Если бы я дал полную волю моему чувству, письмо это скоро бы превратилось в толстую тетрадь. Я никогда не думал писать к вам об этом предмете, хотя и мучительно желал этого, и хотя вы всем и каждому печатно дали право писать к вам без церемоний, имея в виду одну правду. Живя в России, я не мог бы этого сделать, ибо тамошние "Шпекины" распечатывают чужие письма не из одного личного удовольствия, но и по долгу службы, ради доносов. Нынешним летом начинающаяся чахотка погнала меня за границу. Неожиданное получение вашего письма дало мне возможность высказать вам все, что лежало у меня на душе против вас по поводу вашей книги. Я не умею говорить вполовину, не умею хитрить, это не в моей натуре. Пусть вы или само время докажет мне, что я заблуждался в моих об вас заключениях. Я первый порадуюсь этому, но не раскаюсь в том, что сказал вам. Тут дело идет не о моей или вашей личности, но о предмете, который гораздо выше не только меня, но даже и вас: тут дело идет об истине, о русском обществе, о России".

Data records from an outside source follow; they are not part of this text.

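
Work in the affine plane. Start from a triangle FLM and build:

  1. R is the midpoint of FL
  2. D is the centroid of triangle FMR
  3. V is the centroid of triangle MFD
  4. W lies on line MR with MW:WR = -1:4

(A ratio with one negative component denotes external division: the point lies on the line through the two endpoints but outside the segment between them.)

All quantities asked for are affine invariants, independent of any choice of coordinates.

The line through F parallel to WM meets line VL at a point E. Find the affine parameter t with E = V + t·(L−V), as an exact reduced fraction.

t = -5/13

Assign F = (0, 0), L = (1, 0), M = (0, 1) — the answer is frame-independent, so this choice is without loss of generality.
1. R is the midpoint of FL ⇒ R = (1/2, 0)
2. D is the centroid of triangle FMR ⇒ D = (1/6, 1/3)
3. V is the centroid of triangle MFD ⇒ V = (1/18, 4/9)
4. W lies on line MR with MW:WR = -1:4 ⇒ W = (-1/6, 4/3)
through F parallel to WM: direction (1/6, -1/3); meets VL at E = (-4/13, 8/13)
E = V + t·(L−V) with t = -5/13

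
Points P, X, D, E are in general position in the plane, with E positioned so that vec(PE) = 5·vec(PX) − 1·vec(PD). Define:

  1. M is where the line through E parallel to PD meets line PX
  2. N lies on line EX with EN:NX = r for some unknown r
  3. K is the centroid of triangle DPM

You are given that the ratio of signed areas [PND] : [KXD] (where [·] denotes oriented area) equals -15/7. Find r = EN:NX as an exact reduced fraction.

Work in coordinates with P = (0, 0), X = (1, 0), D = (0, 1), E = (5, -1).
1. M is where the line through E parallel to PD meets line PX ⇒ M = (5, 0)
2. With EN:NX = r, write λ = r/(r+1) so N = E + λ·(X−E); N is affine-linear in λ
3. K is the centroid of triangle DPM ⇒ K = (5/3, 1/3)
Every point depending on N is an affine combination of N and λ-independent points, so each such coordinate is linear in λ; the λ² term in each signed area is a multiple of (X−E)×(X−E) = 0, so 2·[PND] and 2·[KXD] are each linear in λ. Evaluating at λ=0 and λ=1:
  2·[PND] = -4·λ + 5,   2·[KXD] = -1
So [PND]:[KXD] = (-4·λ + 5) / (-1). Setting this equal to -15/7:
  -4·λ + 5 = -15/7·(-1)  ⇒  λ = 5/7
Then r = λ/(1−λ) = (5/7)/(2/7) = 5/2. Check: with r = 5/2, N = (15/7, -2/7) and [PND]:[KXD] = -15/7 as required.

r = 5/2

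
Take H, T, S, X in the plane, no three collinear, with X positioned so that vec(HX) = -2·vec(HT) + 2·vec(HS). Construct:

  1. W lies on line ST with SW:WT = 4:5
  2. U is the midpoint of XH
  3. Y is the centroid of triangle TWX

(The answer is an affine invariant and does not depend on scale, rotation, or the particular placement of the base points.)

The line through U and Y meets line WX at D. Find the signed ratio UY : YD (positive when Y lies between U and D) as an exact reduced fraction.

UY:YD = 22/5

Choose coordinates H = (0, 0), T = (1, 0), S = (0, 1), X = (-2, 2).
1. W lies on line ST with SW:WT = 4:5 ⇒ W = (4/9, 5/9)
2. U is the midpoint of XH ⇒ U = (-1, 1)
3. Y is the centroid of triangle TWX ⇒ Y = (-5/27, 23/27)
line UY meets WX at D = (0, 9/11)
Y = U + t·(D−U) with t = 22/27, so UY:YD = 22/27:5/27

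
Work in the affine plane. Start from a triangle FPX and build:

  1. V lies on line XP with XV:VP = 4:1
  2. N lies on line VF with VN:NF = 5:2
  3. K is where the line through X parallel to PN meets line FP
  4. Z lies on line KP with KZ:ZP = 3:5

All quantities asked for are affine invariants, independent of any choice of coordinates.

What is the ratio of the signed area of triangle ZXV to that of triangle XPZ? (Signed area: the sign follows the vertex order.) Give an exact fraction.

Assign F = (0, 0), P = (1, 0), X = (0, 1) — the answer is frame-independent, so this choice is without loss of generality.
1. V lies on line XP with XV:VP = 4:1 ⇒ V = (4/5, 1/5)
2. N lies on line VF with VN:NF = 5:2 ⇒ N = (8/35, 2/35)
3. K is where the line through X parallel to PN meets line FP ⇒ K = (27/2, 0)
4. Z lies on line KP with KZ:ZP = 3:5 ⇒ Z = (141/16, 0)
2·[ZXV] = 25/4, 2·[XPZ] = 125/16
[ZXV]:[XPZ] = 25/4:125/16 = 4/5

[ZXV]:[XPZ] = 4/5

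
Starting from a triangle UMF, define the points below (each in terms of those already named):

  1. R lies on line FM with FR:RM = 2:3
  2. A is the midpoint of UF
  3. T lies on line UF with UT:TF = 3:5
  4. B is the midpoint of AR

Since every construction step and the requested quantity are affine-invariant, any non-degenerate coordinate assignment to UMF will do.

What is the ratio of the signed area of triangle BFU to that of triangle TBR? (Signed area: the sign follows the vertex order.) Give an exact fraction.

[BFU]:[TBR] = -8

Work in coordinates with U = (0, 0), M = (1, 0), F = (0, 1).
1. R lies on line FM with FR:RM = 2:3 ⇒ R = (2/5, 3/5)
2. A is the midpoint of UF ⇒ A = (0, 1/2)
3. T lies on line UF with UT:TF = 3:5 ⇒ T = (0, 3/8)
4. B is the midpoint of AR ⇒ B = (1/5, 11/20)
2·[BFU] = 1/5, 2·[TBR] = -1/40
[BFU]:[TBR] = 1/5:-1/40 = -8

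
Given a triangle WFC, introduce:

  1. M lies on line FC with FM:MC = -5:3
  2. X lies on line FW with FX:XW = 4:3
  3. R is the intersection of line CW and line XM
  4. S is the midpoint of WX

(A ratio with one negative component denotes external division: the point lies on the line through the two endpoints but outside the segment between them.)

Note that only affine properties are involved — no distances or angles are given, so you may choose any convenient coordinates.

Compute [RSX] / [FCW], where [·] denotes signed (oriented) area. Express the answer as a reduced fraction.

Work in coordinates with W = (0, 0), F = (1, 0), C = (0, 1).
1. M lies on line FC with FM:MC = -5:3 ⇒ M = (-3/2, 5/2)
2. X lies on line FW with FX:XW = 4:3 ⇒ X = (3/7, 0)
3. R is the intersection of line CW and line XM ⇒ R = (0, 5/9)
4. S is the midpoint of WX ⇒ S = (3/14, 0)
2·[RSX] = 5/42, 2·[FCW] = 1
[RSX]:[FCW] = 5/42:1 = 5/42

[RSX]:[FCW] = 5/42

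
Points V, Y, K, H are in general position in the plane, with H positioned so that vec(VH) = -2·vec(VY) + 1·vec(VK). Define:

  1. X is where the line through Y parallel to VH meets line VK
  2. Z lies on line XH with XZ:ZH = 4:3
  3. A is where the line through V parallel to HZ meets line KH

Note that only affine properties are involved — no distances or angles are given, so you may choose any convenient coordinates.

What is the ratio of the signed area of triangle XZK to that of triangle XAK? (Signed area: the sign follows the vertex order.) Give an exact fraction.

Assign V = (0, 0), Y = (1, 0), K = (0, 1), H = (-2, 1) — the answer is frame-independent, so this choice is without loss of generality.
1. X is where the line through Y parallel to VH meets line VK ⇒ X = (0, 1/2)
2. Z lies on line XH with XZ:ZH = 4:3 ⇒ Z = (-8/7, 11/14)
3. A is where the line through V parallel to HZ meets line KH ⇒ A = (-4, 1)
2·[XZK] = -4/7, 2·[XAK] = -2
[XZK]:[XAK] = -4/7:-2 = 2/7

[XZK]:[XAK] = 2/7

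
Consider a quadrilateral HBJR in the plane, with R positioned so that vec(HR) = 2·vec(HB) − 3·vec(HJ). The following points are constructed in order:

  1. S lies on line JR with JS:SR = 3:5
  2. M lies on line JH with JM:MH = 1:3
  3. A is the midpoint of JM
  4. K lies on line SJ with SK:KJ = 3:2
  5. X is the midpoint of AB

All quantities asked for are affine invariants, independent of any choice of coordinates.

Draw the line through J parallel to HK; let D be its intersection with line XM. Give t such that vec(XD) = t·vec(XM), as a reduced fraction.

Set H = (0, 0), B = (1, 0), J = (0, 1), R = (2, -3); any affine frame gives the same invariant.
1. S lies on line JR with JS:SR = 3:5 ⇒ S = (3/4, -1/2)
2. M lies on line JH with JM:MH = 1:3 ⇒ M = (0, 3/4)
3. A is the midpoint of JM ⇒ A = (0, 7/8)
4. K lies on line SJ with SK:KJ = 3:2 ⇒ K = (3/10, 2/5)
5. X is the midpoint of AB ⇒ X = (1/2, 7/16)
through J parallel to HK: direction (3/10, 2/5); meets XM at D = (-6/47, 39/47)
D = X + t·(M−X) with t = 59/47

t = 59/47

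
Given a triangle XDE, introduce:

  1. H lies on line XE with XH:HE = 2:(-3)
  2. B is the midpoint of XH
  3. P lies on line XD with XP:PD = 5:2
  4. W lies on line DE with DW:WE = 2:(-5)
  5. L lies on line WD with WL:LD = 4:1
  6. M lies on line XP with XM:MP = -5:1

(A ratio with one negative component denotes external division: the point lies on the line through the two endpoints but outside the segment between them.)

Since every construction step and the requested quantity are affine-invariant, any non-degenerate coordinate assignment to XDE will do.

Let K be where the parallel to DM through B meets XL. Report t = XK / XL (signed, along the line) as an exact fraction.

t = 15/2

Assign X = (0, 0), D = (1, 0), E = (0, 1) — the answer is frame-independent, so this choice is without loss of generality.
1. H lies on line XE with XH:HE = 2:(-3) ⇒ H = (0, -2)
2. B is the midpoint of XH ⇒ B = (0, -1)
3. P lies on line XD with XP:PD = 5:2 ⇒ P = (5/7, 0)
4. W lies on line DE with DW:WE = 2:(-5) ⇒ W = (5/3, -2/3)
5. L lies on line WD with WL:LD = 4:1 ⇒ L = (17/15, -2/15)
6. M lies on line XP with XM:MP = -5:1 ⇒ M = (25/28, 0)
through B parallel to DM: direction (-3/28, 0); meets XL at K = (17/2, -1)
K = X + t·(L−X) with t = 15/2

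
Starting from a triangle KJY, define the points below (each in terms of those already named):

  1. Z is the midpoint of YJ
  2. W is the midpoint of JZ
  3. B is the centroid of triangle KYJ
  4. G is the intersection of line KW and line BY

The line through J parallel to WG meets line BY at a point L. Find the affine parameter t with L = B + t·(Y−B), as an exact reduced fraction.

t = -5/7

Work in coordinates with K = (0, 0), J = (1, 0), Y = (0, 1).
1. Z is the midpoint of YJ ⇒ Z = (1/2, 1/2)
2. W is the midpoint of JZ ⇒ W = (3/4, 1/4)
3. B is the centroid of triangle KYJ ⇒ B = (1/3, 1/3)
4. G is the intersection of line KW and line BY ⇒ G = (3/7, 1/7)
through J parallel to WG: direction (-9/28, -3/28); meets BY at L = (4/7, -1/7)
L = B + t·(Y−B) with t = -5/7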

...Перед тем как переходить к рассказу о процессе первых русских утопистов, Дзержинский сделал выписку из показаний главного "преступника", Петрашевского:
- Меня обвиняют в изучении теории Фурье и Сен-Симона; давайте же уговоримся, что эти теории, особенно фурьевская, революционными не являются. Это философская система, а мне неведомы российские законы, запрещающие заниматься изучением философии. Отвечая на эту статью вашего обвинения, невольно скажешь: "Ну, можно ли после этого наукам процветать в России?!" И спросишь себя: "Неужели ты живешь в Европе... в середине девятнадцатого века?!" Как тут не вспомнить цинические слова кардинала Ришелье: "Напишите семь слов. Каких хотите. Я вам и из этого выведу уголовный процесс, который должен кончиться смертной казнью".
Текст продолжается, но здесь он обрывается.